Just ask Rafe Esquith, a fifth-grade teacher at the nation’s second-largest grade school, Los Angeles’ Hobart Boulevard Elementary School. Esquith’s classroom has become an intellectual haven for impoverished children from some of L.A.’s roughest neighborhoods. Most of Esquith’s students come from immigrant backgrounds and speak English as a second language. But they start school at 7:00 a.m. and stay until 5:00 p.m.; they come to school on Saturdays; and they learn. Their test scores are consistently among the best in the nation. And Shakespeare sits at the core of their curriculum. Every year, Esquith’s students read, discuss, debate, and perform a Shakespeare play. Esquith doesn’t just teach his students to read Shakespeare; he uses their study of Shakespeare to teach them to respect themselves, to honor their potential, to work hard, and to expect to go on to college—which they do.
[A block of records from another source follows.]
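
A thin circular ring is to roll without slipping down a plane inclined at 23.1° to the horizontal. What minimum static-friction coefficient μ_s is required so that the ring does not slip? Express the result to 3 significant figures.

Here I = MR², so the shape factor k = I/(MR²) = 1.
Translational: Mg sinθ − f = Ma. Rotational about the CM: fR = Iα = kMRa, so f = kMa.
These give a = g sinθ/(1+k) and the required friction f = kMg sinθ/(1+k).
With N = Mg cosθ, the no-slip condition f ≤ μN gives μ_min = f/N = k tanθ/(1+k).
μ_min = 1 × tan23.1° / 2 ≈ 0.213.

μ_min ≈ 0.213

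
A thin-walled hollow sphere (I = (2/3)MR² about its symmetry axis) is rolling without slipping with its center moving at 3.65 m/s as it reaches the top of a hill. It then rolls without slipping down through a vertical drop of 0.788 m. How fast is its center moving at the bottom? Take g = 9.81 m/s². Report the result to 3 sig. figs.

v ≈ 4.75 m/s

With I = (2/3)MR², the ratio k = I/(MR²) is 2/3.
Pure rolling means v = ωR; then KE = ½Mv² + ½I(v/R)² = ½(1+k)Mv² = (5/6)Mv².
Energy conservation: (5/6)Mv₀² + Mgh = (5/6)Mv², so v² = v₀² + 2gh/(1+k).
v = √(3.65² + 2×9.81×0.788/1.667) = √22.6 ≈ 4.75 m/s.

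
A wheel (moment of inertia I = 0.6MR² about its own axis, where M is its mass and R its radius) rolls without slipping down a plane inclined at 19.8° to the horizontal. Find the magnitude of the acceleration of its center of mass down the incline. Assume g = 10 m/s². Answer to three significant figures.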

The Hobart Shakespeareans, as they are known, are living out the vision of seers such as Matthew Arnold. They are also, as the NEA data demonstrates, exceptions to our increasingly illiterate rule.39
Price’s critique of the NEA report was hailed as “witty” and “incisive” (in the National Books Critics Circle Board of Directors’ blog), “salty” (in the New York Times Book Review editors’ blog), and “excellent” (in Kenyon Review’s blog).40 Read against the backdrop of avid, upwardly mobile readers, however, it emerges for the creepily cavalier insult to human potential that it is. We might as well abandon the project of humanism altogether, if Price is to be our guide. After all, who needs Shakespeare when we have files, labels, memos, and lists of things to do? Surely not the kids in Rafe Esquith’s classroom.